Res hall redux
Renovation gives old residence halls new life
Old and new mix in a renovated McDavid Hall, where murals from different eras line the walls amid new carpeting and paint.
From 1962 until 1966, Herman Harrison called the dorm room at 44 McDavid Hall home. Harrison had everything he needed: easy access to classroom buildings, a cafeteria for meals, and a payphone near his room to call his parents.
Forty-one years later, he had a chance to return. Harrison, who works for the UM System in a building just blocks away from his old haunt, saw an announcement for an Aug. 9 open house showcasing renovations to both McDavid Hall and Hatch Hall.
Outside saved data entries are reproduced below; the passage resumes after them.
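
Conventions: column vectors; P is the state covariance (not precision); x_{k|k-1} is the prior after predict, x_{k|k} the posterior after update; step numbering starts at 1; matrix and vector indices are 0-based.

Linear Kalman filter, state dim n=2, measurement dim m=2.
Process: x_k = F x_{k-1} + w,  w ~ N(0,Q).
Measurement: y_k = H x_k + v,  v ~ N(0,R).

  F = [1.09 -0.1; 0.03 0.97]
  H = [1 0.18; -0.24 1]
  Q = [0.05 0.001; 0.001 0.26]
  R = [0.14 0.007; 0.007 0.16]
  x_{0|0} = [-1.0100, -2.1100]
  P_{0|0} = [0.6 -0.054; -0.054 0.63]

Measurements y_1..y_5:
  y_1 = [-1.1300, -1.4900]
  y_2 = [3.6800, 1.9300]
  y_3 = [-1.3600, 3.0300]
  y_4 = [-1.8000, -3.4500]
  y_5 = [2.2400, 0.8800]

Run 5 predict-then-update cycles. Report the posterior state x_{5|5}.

x_post = [0.6351, 0.2976]

step 1: x^-=[-0.8899, -2.0770]  P^-=[0.7809 -0.0974; -0.0974 0.8502]  S=[0.9134 -0.1206; -0.1206 1.1019]  K=[0.8134 -0.1695; 0.1680 0.8111]  nu=[0.1338, 0.3734]  x^+=[-0.8444, -1.7516]  P^+=[0.1117 0.0054; 0.0054 0.1323]
step 2: x^-=[-0.7452, -1.7244]  P^-=[0.1829 -0.0025; -0.0025 0.3849]  S=[0.3345 0.0300; 0.0300 0.5566]  K=[0.5556 -0.1133; 0.1382 0.6851]  nu=[4.7356, 3.4756]  x^+=[1.4923, 1.3112]  P^+=[0.0763 0.0041; 0.0041 0.1116]
step 3: x^-=[1.4955, 1.3166]  P^-=[0.1408 -0.0030; -0.0030 0.3653]  S=[0.2916 0.0360; 0.0360 0.5348]  K=[0.4938 -0.1022; 0.1316 0.6754]  nu=[-3.0925, 2.0723]  x^+=[-0.2432, 2.3094]  P^+=[0.0678 0.0034; 0.0034 0.1098]
step 4: x^-=[-0.4960, 2.2329]  P^-=[0.1309 -0.0039; -0.0039 0.3636]  S=[0.2813 0.0373; 0.0373 0.5330]  K=[0.4761 -0.0995; 0.1294 0.6748]  nu=[-1.7059, -5.8019]  x^+=[-0.7307, -1.9032]  P^+=[0.0654 0.0031; 0.0031 0.1096]
step 5: x^-=[-0.6061, -1.8680]  P^-=[0.1281 -0.0042; -0.0042 0.3634]  S=[0.2784 0.0376; 0.0376 0.5328]  K=[0.4709 -0.0989; 0.1286 0.6749]  nu=[3.1823, 2.6026]  x^+=[0.6351, 0.2976]  P^+=[0.0647 0.0030; 0.0030 0.1096]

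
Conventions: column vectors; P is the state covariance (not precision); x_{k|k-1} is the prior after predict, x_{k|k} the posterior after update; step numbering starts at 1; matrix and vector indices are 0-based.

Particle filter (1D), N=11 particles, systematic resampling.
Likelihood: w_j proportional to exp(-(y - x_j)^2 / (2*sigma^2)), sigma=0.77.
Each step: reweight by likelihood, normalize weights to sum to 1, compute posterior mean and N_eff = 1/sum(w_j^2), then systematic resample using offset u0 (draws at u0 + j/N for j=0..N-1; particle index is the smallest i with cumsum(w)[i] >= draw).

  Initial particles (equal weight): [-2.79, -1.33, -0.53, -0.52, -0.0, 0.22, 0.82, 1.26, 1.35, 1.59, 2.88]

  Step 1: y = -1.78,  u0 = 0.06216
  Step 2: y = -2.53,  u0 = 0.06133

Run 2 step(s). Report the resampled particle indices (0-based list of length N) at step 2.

step 1: w=[0.2223, 0.4429, 0.1407, 0.1377, 0.0363, 0.0180, 0.0018, 0.0002, 0.0001, 0.0000, 0.0000]  mean=-1.3494  Neff=3.4971  idx=[0, 0, 1, 1, 1, 1, 1, 2, 2, 3, 4]
step 2: w=[0.2714, 0.2714, 0.0853, 0.0853, 0.0853, 0.0853, 0.0853, 0.0099, 0.0099, 0.0095, 0.0013]  mean=-2.0974  Neff=5.4335  idx=[0, 0, 0, 1, 1, 1, 2, 3, 4, 5, 7]

resampled_idx = [0, 0, 0, 1, 1, 1, 2, 3, 4, 5, 7]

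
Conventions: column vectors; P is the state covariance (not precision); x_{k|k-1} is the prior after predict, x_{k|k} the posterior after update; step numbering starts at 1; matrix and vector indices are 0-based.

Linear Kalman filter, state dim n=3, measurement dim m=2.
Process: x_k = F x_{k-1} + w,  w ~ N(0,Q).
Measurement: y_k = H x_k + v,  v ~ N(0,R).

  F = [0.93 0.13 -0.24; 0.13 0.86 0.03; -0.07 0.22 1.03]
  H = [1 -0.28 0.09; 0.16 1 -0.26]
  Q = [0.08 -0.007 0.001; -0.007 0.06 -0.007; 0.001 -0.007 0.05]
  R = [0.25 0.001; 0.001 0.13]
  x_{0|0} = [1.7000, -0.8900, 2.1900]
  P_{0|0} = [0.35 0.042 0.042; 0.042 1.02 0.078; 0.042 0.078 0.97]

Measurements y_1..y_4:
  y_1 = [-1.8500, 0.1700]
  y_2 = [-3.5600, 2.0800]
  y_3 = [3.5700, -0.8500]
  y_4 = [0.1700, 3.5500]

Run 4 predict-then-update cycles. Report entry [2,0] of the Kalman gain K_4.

step 1: x^-=[0.9397, -0.4787, 1.9409]  P^-=[0.4424 0.1607 -0.1769; 0.1607 0.8349 0.2866; -0.1769 0.2866 1.1582]  S=[0.6309 0.0545; 0.0545 0.9717]  K=[0.5827 0.2529; -0.1455 0.8172; -0.2398 -0.0306]  nu=[-3.0984, 1.0030]  x^+=[-0.6122, 0.7919, 2.6530]  P^+=[0.1499 -0.0105 -0.0770; -0.0105 0.1856 0.2993; -0.0770 0.2993 1.1202]
step 2: x^-=[-1.1031, 0.6810, 2.9497]  P^-=[0.2904 -0.0452 -0.3332; -0.0452 0.2133 0.3187; -0.3332 0.3187 1.3952]  S=[0.5177 0.0457; 0.0457 0.2926]  K=[0.5080 0.2212; -0.1869 0.4503; -0.5516 -0.2467]  nu=[-2.5317, 2.3424]  x^+=[-1.8710, 2.2090, 3.7683]  P^+=[0.1323 -0.0337 -0.1608; -0.0337 0.1436 0.3071; -0.1608 0.3071 1.2075]
step 3: x^-=[-2.3572, 1.7695, 4.4982]  P^-=[0.3109 -0.0728 -0.4404; -0.0728 0.1766 0.3102; -0.4404 0.3102 1.5020]  S=[0.5327 0.0553; 0.0553 0.2681]  K=[0.5232 0.2332; -0.2143 0.3585; -0.6925 -0.4199]  nu=[6.0178, -1.0728]  x^+=[0.5411, 0.0954, 0.7814]  P^+=[0.1370 -0.0431 -0.2001; -0.0431 0.1261 0.2802; -0.2001 0.2802 1.1671]
step 4: x^-=[0.3281, 0.1758, 0.7880]  P^-=[0.3293 -0.0760 -0.4736; -0.0760 0.1599 0.2767; -0.4736 0.2767 1.4521]  S=[0.5469 0.0637; 0.0637 0.2677]  K=[0.5344 0.2457; -0.2142 0.3341; -0.7115 -0.4906]  nu=[-0.1798, 3.5266]  x^+=[1.0984, 1.3926, -0.8141]  P^+=[0.1402 -0.0434 -0.2056; -0.0434 0.1140 0.2457; -0.2056 0.2457 1.0664]

K[2,0] = -0.7115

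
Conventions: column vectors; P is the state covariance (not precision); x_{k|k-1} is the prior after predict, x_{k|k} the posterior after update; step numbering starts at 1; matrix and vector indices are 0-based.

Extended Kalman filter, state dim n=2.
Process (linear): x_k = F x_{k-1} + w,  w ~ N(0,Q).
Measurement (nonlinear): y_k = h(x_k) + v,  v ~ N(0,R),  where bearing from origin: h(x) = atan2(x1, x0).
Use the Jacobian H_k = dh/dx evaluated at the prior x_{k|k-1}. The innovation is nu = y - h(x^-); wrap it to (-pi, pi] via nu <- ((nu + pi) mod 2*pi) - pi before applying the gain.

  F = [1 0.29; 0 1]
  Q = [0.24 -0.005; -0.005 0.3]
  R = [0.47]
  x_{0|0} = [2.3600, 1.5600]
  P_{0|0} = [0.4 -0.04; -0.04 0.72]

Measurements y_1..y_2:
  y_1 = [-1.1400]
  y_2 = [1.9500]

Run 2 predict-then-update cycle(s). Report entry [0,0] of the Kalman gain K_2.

K[0,0] = 0.0912

step 1: x^-=[2.8124, 1.5600]  P^-=[0.6774 0.1638; 0.1638 1.0200]  H_jac=[-0.1508 0.2719]  S=[0.5474]  K=[-0.1053; 0.4615]  nu=[-1.6464]  x^+=[2.9857, 0.8001]  P^+=[0.6713 0.1904; 0.1904 0.9034]
step 2: x^-=[3.2177, 0.8001]  P^-=[1.0977 0.4474; 0.4474 1.2034]  H_jac=[-0.0728 0.2927]  S=[0.5598]  K=[0.0912; 0.5710]  nu=[1.7063]  x^+=[3.3733, 1.7743]  P^+=[1.0930 0.4182; 0.4182 1.0209]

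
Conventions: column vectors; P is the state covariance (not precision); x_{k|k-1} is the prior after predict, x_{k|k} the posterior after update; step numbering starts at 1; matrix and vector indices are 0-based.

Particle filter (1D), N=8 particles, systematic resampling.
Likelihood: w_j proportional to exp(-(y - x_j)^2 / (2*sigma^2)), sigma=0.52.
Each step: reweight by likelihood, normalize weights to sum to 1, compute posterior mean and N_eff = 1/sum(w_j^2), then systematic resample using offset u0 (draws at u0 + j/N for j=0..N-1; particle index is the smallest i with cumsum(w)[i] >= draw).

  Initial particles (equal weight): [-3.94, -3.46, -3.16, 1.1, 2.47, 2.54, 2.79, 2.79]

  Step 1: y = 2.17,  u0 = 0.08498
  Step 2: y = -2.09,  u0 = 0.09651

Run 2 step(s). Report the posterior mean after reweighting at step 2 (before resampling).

post_mean = 2.4828

step 1: w=[0.0000, 0.0000, 0.0000, 0.0442, 0.3106, 0.2848, 0.1802, 0.1802]  mean=2.5448  Neff=4.0901  idx=[4, 4, 4, 5, 5, 6, 7, 7]
step 2: w=[0.2762, 0.2762, 0.2762, 0.0841, 0.0841, 0.0010, 0.0010, 0.0010]  mean=2.4828  Neff=4.1140  idx=[0, 0, 1, 1, 2, 2, 3, 4]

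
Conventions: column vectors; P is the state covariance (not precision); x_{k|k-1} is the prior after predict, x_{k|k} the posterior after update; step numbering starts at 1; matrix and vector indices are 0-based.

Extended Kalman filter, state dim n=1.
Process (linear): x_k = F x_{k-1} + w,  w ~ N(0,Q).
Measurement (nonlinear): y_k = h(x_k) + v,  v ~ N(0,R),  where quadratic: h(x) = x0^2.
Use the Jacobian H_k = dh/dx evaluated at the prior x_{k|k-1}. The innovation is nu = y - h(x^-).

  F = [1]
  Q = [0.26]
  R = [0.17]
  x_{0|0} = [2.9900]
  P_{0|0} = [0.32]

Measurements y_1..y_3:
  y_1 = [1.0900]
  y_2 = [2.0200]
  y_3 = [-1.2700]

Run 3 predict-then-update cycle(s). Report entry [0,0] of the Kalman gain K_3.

step 1: x^-=[2.9900]  P^-=[0.5800]  H_jac=[5.9800]  S=[20.9110]  K=[0.1659]  nu=[-7.8501]  x^+=[1.6879]  P^+=[0.0047]
step 2: x^-=[1.6879]  P^-=[0.2647]  H_jac=[3.3759]  S=[3.1869]  K=[0.2804]  nu=[-0.8292]  x^+=[1.4554]  P^+=[0.0141]
step 3: x^-=[1.4554]  P^-=[0.2741]  H_jac=[2.9109]  S=[2.4927]  K=[0.3201]  nu=[-3.3883]  x^+=[0.3708]  P^+=[0.0187]

K[0,0] = 0.3201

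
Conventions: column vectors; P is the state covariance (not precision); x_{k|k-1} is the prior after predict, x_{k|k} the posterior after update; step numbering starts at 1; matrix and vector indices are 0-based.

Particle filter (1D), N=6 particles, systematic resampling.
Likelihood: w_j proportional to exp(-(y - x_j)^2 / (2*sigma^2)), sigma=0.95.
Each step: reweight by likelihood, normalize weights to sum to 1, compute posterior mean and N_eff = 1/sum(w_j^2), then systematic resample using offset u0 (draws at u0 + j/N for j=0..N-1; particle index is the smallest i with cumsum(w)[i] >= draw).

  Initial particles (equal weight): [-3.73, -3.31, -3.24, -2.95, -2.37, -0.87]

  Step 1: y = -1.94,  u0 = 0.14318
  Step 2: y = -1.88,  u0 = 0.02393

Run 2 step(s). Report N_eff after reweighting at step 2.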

“I’ve been back in Columbia since 1970 and watched campus grow,” Harrison says, “but I hadn’t been in a dorm since I graduated.”
Those intervening years have made a difference. The $360 million Residential Life Master Plan, approved in 2001, includes new construction and renovation to upgrade existing halls. Harrison’s old payphone, for example, gave way to phone lines in every room. In turn, those now have given way to phone lines only in common areas, since most students have cell phones anyway. Likewise, cable access and Internet connections have replaced Harrison’s TV with rabbit ears.
For Hatch and McDavid halls, though, the biggest change may be the most obvious to visitors and residents: air conditioning. With August temperatures pushing 100 degrees, the blast of cold air couldn’t have come at a better time.
The blend of the past and the present remains, though. Harrison notes that the stairwell and floor near his room look nearly identical to what he remembers from his student days.
Residents from later eras would recognize similarities, too. McDavid hall houses the Fine Arts Residential Community, one of Mizzou’s many unique learning communities. Modern-day students demanded that the work of their past counterparts be maintained — in the form of eight murals that still line the hallways amid the newer touches.
“We keep listening to what our students want,” says Frankie Minor, director of Residential Life. “We learn from them what works and what doesn’t.”
Minor says students want plenty of natural light, plenty of study space and plenty of common areas and meeting spots, all of which are evident in new and renovated halls. More mundane details are equally important: wireless technology, no-scratch and no-buff floors, comfortable and functional furniture, keycard-operated laundry machines and secure doors, and so on.
For a long-time resident like Harrison, the philosophy is evident. “Everything keeps up with the ages,” he says.